Section 153 is not one of the sections enumerated by s. 19 of the Act. Therefore, s. 153 of the I.T. Act, 1961, cannot be invoked to the proceedings taken under the Act Mr. Uttam Reddy, the learned counsel for the assessee, did not dispute the proposition that neither s. 6 nor s. 9 of the Act prescribes any time limit for the completion of assessment under the Act and, equally, he did not dispute that under s. 19 of the Act, s. 153 of the I. T. Act, 1961, had not been made applicable to the proceedings under the Act. However, what the learned counsel contends is that implicit in s. 9(b) itself is a limitation for completing the assessment within a period of four years.
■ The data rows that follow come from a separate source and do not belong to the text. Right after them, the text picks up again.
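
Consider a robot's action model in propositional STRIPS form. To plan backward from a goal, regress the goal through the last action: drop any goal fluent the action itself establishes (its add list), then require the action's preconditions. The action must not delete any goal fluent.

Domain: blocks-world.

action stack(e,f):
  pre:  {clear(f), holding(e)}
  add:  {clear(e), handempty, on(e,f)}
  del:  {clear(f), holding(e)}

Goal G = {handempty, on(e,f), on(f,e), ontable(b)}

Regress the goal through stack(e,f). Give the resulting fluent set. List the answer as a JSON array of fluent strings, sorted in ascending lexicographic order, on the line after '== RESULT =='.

Regress:
  G ∩ del = {}  (empty — regression defined)
  G \ add = {handempty, on(e,f), on(f,e), ontable(b)} \ {clear(e), handempty, on(e,f)} = {on(f,e), ontable(b)}
  ∪ pre   = {on(f,e), ontable(b)} ∪ {clear(f), holding(e)}
          = {clear(f), holding(e), on(f,e), ontable(b)}

== RESULT ==
["clear(f)", "holding(e)", "on(f,e)", "ontable(b)"]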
We are unable to accept this argument. In the absence of any express provision limiting the time within which the proceedings for assessment should be completed, it is not open to any court to imply such a limitation, more so when the statute itself has taken care to exclude the applicability of s. 153 of the I.T. Act to the proceedings under the Act when it applied certain other provisions of the I.T. Act to the proceedings under the Act. Under these circumstances, we are unable to imply the limitation contended on behalf of the assessee under s. 9(b)of the Act and consequently we answer the question referred to this court in the affirmative and against the assessee. The department is entitled to the costs of the reference. Counsel's fee Rs.500.